Sister Jeanne licks the wounds of Grandier 
envisioned as Christ in one of her feverish fantasies.

THE DEVILS acts as a perfect storm of Russell at the height of his creativity, the beautifully lit cinematography of David Watkin, sublime set design by Derek Jarman, and a discordantly effective score by Peter Maxwell Davies. Similar to the outrage that encompassed MONTY PYTHON'S LIFE OF BRIAN, THE DEVILS was roundly condemned as being anti-Church, but both works show the genuine mistrust in organisations which have the power to corrupt and distort. As with much of Russell, controversy has clouded the true value of his work: the male wrestling sequence between Alan Bates and Reed in WOMEN IN LOVE generated a tabloid campaign of outrage while its literary origins helped it past the censors, yet THE DEVILS was a target for lasting interference from its inception. During the shoot at Pinewood, stories circulated about the extras - overstimulated by naked nuns and a general environment of permissiveness - who manhandled the actresses and committed at least one confirmed sexual assault. When THE DEVILS was released as an X certificate - deleting the infamous "Rape of Christ" sequence - it was still banned outright by seventeen local councils, and BBFC chief examiner John Trevelyan resigned from his post the following month.

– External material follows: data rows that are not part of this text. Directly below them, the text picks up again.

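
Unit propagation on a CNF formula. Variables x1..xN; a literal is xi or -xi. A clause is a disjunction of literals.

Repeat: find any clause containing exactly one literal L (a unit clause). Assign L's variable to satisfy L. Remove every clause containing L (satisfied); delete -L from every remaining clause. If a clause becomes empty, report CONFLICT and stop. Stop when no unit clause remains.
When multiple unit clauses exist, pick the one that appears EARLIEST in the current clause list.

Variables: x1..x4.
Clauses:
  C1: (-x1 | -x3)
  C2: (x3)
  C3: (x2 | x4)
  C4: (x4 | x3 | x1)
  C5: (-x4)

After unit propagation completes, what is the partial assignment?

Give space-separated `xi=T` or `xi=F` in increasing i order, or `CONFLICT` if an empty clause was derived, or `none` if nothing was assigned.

unit clause [3] forces x3=T; simplify:
  drop -3 from [-1, -3] -> [-1]
  satisfied 2 clause(s); 3 remain; assigned so far: [3]
unit clause [-1] forces x1=F; simplify:
  satisfied 1 clause(s); 2 remain; assigned so far: [1, 3]
unit clause [-4] forces x4=F; simplify:
  drop 4 from [2, 4] -> [2]
  satisfied 1 clause(s); 1 remain; assigned so far: [1, 3, 4]
unit clause [2] forces x2=T; simplify:
  satisfied 1 clause(s); 0 remain; assigned so far: [1, 2, 3, 4]

Answer: x1=F x2=T x3=T x4=F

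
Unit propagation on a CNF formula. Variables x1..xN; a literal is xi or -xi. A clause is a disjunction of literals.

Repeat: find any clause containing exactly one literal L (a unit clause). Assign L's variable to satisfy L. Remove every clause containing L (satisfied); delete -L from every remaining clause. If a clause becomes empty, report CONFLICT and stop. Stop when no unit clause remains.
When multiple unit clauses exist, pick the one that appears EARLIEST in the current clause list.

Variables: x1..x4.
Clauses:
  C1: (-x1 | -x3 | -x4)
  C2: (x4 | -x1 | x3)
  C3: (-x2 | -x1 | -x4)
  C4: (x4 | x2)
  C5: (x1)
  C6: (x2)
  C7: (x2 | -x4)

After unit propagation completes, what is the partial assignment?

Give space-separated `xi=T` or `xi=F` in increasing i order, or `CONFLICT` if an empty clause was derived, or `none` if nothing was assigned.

unit clause [1] forces x1=T; simplify:
  drop -1 from [-1, -3, -4] -> [-3, -4]
  drop -1 from [4, -1, 3] -> [4, 3]
  drop -1 from [-2, -1, -4] -> [-2, -4]
  satisfied 1 clause(s); 6 remain; assigned so far: [1]
unit clause [2] forces x2=T; simplify:
  drop -2 from [-2, -4] -> [-4]
  satisfied 3 clause(s); 3 remain; assigned so far: [1, 2]
unit clause [-4] forces x4=F; simplify:
  drop 4 from [4, 3] -> [3]
  satisfied 2 clause(s); 1 remain; assigned so far: [1, 2, 4]
unit clause [3] forces x3=T; simplify:
  satisfied 1 clause(s); 0 remain; assigned so far: [1, 2, 3, 4]

Answer: x1=T x2=T x3=T x4=F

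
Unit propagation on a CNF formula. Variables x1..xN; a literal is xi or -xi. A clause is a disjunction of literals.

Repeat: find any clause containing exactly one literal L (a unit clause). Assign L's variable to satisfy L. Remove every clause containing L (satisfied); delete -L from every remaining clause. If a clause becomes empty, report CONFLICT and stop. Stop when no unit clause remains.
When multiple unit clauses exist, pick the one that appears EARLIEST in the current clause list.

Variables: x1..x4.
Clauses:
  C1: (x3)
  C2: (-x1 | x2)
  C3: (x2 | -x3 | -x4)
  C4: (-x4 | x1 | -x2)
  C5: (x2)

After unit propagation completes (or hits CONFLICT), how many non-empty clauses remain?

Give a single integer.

Answer: 1

Derivation:
unit clause [3] forces x3=T; simplify:
  drop -3 from [2, -3, -4] -> [2, -4]
  satisfied 1 clause(s); 4 remain; assigned so far: [3]
unit clause [2] forces x2=T; simplify:
  drop -2 from [-4, 1, -2] -> [-4, 1]
  satisfied 3 clause(s); 1 remain; assigned so far: [2, 3]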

Unsurprisingly, THE DEVILS caused religious uproar. The Festival of Light picketed cinemas, in Rome polizia confiscated prints, and the Catholic Film Office branded the film "C for Condemned," "for turning serious historical fact into a drug-induced cinematic experience" and its "objectionable use of religious symbols reduced to flippant pop iconography." THE DEVILS also produced a scolding critical barrage: Newsweek's Paul D. Zimmerman concluded that the work demonstrated how Russell "has gone beyond extravagance to insanity"; The Iconoclast said it had "all the taste and restraint of a three-day gang bang"; and The Evening Standard's Alexander Walker provided a more personal attack by claiming its vistas "look like the masturbatory fantasies of a Catholic boyhood." Russell later hit Walker over the head with a rolled-up copy of the offending review on a late-night BBC news programme, before storming out of the studio.

Genius, madman, or both? Exploring Catholicism, sexual excess and kitsch, Ken Russell described himself as the saviour of the British film industry.

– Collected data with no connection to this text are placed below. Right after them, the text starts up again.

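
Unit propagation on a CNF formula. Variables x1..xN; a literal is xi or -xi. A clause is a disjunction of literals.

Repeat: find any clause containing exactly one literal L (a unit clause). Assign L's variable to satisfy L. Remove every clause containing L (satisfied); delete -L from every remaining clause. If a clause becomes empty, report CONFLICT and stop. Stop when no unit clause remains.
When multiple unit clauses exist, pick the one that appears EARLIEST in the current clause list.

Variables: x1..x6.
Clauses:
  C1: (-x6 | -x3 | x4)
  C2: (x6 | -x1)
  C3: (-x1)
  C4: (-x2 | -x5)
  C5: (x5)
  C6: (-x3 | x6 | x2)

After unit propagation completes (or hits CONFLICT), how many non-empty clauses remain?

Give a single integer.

Answer: 2

Derivation:
unit clause [-1] forces x1=F; simplify:
  satisfied 2 clause(s); 4 remain; assigned so far: [1]
unit clause [5] forces x5=T; simplify:
  drop -5 from [-2, -5] -> [-2]
  satisfied 1 clause(s); 3 remain; assigned so far: [1, 5]
unit clause [-2] forces x2=F; simplify:
  drop 2 from [-3, 6, 2] -> [-3, 6]
  satisfied 1 clause(s); 2 remain; assigned so far: [1, 2, 5]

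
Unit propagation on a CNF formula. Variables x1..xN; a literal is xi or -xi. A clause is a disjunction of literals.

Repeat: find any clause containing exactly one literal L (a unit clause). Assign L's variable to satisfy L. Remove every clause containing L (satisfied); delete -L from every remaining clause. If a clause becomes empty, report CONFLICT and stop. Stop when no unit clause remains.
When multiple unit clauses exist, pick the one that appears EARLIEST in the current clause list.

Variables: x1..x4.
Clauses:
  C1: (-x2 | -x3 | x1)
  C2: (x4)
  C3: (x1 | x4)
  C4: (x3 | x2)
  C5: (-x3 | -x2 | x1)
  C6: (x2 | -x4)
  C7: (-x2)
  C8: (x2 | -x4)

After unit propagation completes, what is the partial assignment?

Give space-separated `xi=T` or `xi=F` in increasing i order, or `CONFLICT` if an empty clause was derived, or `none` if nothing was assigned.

Answer: CONFLICT

Derivation:
unit clause [4] forces x4=T; simplify:
  drop -4 from [2, -4] -> [2]
  drop -4 from [2, -4] -> [2]
  satisfied 2 clause(s); 6 remain; assigned so far: [4]
unit clause [2] forces x2=T; simplify:
  drop -2 from [-2, -3, 1] -> [-3, 1]
  drop -2 from [-3, -2, 1] -> [-3, 1]
  drop -2 from [-2] -> [] (empty!)
  satisfied 3 clause(s); 3 remain; assigned so far: [2, 4]
CONFLICT (empty clause)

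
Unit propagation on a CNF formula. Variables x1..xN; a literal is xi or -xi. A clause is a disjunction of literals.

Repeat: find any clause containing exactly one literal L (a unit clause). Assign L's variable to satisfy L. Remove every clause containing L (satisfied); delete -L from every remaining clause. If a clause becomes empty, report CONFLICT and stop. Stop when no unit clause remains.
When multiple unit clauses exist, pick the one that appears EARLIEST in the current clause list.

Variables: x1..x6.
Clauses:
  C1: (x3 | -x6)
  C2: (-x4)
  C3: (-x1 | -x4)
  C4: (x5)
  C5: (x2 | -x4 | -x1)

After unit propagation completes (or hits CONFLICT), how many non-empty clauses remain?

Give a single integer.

unit clause [-4] forces x4=F; simplify:
  satisfied 3 clause(s); 2 remain; assigned so far: [4]
unit clause [5] forces x5=T; simplify:
  satisfied 1 clause(s); 1 remain; assigned so far: [4, 5]

Answer: 1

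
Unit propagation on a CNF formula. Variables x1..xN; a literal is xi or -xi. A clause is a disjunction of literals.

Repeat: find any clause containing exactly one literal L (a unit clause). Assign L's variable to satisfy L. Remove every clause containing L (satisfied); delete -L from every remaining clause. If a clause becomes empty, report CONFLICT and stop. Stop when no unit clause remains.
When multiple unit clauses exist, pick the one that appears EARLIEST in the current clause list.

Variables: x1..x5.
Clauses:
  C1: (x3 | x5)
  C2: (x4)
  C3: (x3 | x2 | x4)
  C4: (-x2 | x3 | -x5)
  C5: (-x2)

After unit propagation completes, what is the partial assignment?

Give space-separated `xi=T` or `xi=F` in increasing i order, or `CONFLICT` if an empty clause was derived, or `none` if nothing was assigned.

unit clause [4] forces x4=T; simplify:
  satisfied 2 clause(s); 3 remain; assigned so far: [4]
unit clause [-2] forces x2=F; simplify:
  satisfied 2 clause(s); 1 remain; assigned so far: [2, 4]

Answer: x2=F x4=T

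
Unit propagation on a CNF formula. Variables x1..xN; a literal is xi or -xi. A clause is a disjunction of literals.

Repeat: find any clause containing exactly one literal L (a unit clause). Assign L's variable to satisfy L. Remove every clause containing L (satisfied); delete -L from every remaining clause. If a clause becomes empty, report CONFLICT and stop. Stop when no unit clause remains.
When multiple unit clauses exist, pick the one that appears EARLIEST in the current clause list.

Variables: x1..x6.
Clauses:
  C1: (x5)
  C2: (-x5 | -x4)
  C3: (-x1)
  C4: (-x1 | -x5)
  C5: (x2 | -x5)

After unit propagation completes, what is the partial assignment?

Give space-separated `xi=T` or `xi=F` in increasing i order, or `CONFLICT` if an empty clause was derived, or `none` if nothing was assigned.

Answer: x1=F x2=T x4=F x5=T

Derivation:
unit clause [5] forces x5=T; simplify:
  drop -5 from [-5, -4] -> [-4]
  drop -5 from [-1, -5] -> [-1]
  drop -5 from [2, -5] -> [2]
  satisfied 1 clause(s); 4 remain; assigned so far: [5]
unit clause [-4] forces x4=F; simplify:
  satisfied 1 clause(s); 3 remain; assigned so far: [4, 5]
unit clause [-1] forces x1=F; simplify:
  satisfied 2 clause(s); 1 remain; assigned so far: [1, 4, 5]
unit clause [2] forces x2=T; simplify:
  satisfied 1 clause(s); 0 remain; assigned so far: [1, 2, 4, 5]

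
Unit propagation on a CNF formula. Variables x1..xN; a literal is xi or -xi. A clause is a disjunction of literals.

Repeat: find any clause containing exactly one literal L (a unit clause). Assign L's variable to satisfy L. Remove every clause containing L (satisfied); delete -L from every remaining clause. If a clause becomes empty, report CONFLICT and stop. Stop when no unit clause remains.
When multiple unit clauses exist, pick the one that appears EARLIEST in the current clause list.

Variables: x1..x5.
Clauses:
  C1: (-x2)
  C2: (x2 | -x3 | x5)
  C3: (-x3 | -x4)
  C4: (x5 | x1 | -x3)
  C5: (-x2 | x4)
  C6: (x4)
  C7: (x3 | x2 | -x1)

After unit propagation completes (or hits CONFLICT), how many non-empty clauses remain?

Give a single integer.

Answer: 0

Derivation:
unit clause [-2] forces x2=F; simplify:
  drop 2 from [2, -3, 5] -> [-3, 5]
  drop 2 from [3, 2, -1] -> [3, -1]
  satisfied 2 clause(s); 5 remain; assigned so far: [2]
unit clause [4] forces x4=T; simplify:
  drop -4 from [-3, -4] -> [-3]
  satisfied 1 clause(s); 4 remain; assigned so far: [2, 4]
unit clause [-3] forces x3=F; simplify:
  drop 3 from [3, -1] -> [-1]
  satisfied 3 clause(s); 1 remain; assigned so far: [2, 3, 4]
unit clause [-1] forces x1=F; simplify:
  satisfied 1 clause(s); 0 remain; assigned so far: [1, 2, 3, 4]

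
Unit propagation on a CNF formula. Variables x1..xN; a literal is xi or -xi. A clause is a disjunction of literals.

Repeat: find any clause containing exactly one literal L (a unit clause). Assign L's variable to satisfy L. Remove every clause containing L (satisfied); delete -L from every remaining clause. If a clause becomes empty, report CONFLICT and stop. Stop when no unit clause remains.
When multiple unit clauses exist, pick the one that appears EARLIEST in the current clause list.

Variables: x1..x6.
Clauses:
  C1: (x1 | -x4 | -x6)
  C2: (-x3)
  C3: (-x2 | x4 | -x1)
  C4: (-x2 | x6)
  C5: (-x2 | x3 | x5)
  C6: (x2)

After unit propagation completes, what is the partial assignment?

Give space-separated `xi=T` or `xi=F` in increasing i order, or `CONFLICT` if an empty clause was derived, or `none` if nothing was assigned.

unit clause [-3] forces x3=F; simplify:
  drop 3 from [-2, 3, 5] -> [-2, 5]
  satisfied 1 clause(s); 5 remain; assigned so far: [3]
unit clause [2] forces x2=T; simplify:
  drop -2 from [-2, 4, -1] -> [4, -1]
  drop -2 from [-2, 6] -> [6]
  drop -2 from [-2, 5] -> [5]
  satisfied 1 clause(s); 4 remain; assigned so far: [2, 3]
unit clause [6] forces x6=T; simplify:
  drop -6 from [1, -4, -6] -> [1, -4]
  satisfied 1 clause(s); 3 remain; assigned so far: [2, 3, 6]
unit clause [5] forces x5=T; simplify:
  satisfied 1 clause(s); 2 remain; assigned so far: [2, 3, 5, 6]

Answer: x2=T x3=F x5=T x6=T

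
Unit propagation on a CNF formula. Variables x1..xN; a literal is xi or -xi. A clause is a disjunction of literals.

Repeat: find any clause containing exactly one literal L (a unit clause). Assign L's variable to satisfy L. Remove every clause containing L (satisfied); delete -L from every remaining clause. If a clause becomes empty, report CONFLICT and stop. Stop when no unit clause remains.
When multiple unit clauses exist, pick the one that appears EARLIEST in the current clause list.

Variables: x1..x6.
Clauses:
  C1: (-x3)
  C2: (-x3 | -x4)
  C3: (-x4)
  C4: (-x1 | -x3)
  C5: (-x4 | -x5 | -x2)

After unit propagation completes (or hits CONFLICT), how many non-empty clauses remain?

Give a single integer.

Answer: 0

Derivation:
unit clause [-3] forces x3=F; simplify:
  satisfied 3 clause(s); 2 remain; assigned so far: [3]
unit clause [-4] forces x4=F; simplify:
  satisfied 2 clause(s); 0 remain; assigned so far: [3, 4]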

Over the centuries, scholars have been divided in their attempts to explain exactly why a convent came to believe that they had been overwhelmed by sorcery. One theory has the nuns driven to their fervour by accidentally ingesting ergot - a fungus which contains an LSD-like chemical on rye bread which has been allowed to dampen and warm. Ergot has also been liberally mentioned as a driving force for the Salem witch trials, and inspiration behind the paintings of Hieronymus Bosch. But the most widely accepted notion is that the nuns were manipulated by politicians and priests within a hysteria which endures under long-term stress in captive environments. Over forty years later, THE DEVILS, in itself, exists with an aura of social epidemic; it is the film maker's one and only political statement, and a timeless one. "This is not the age of manners" Russell told Time Magazine in 1971, "this is the age of kicking people in the crotch and telling them something and getting a reaction. I want to shock people into awareness. I don't believe there's any virtue in understatement."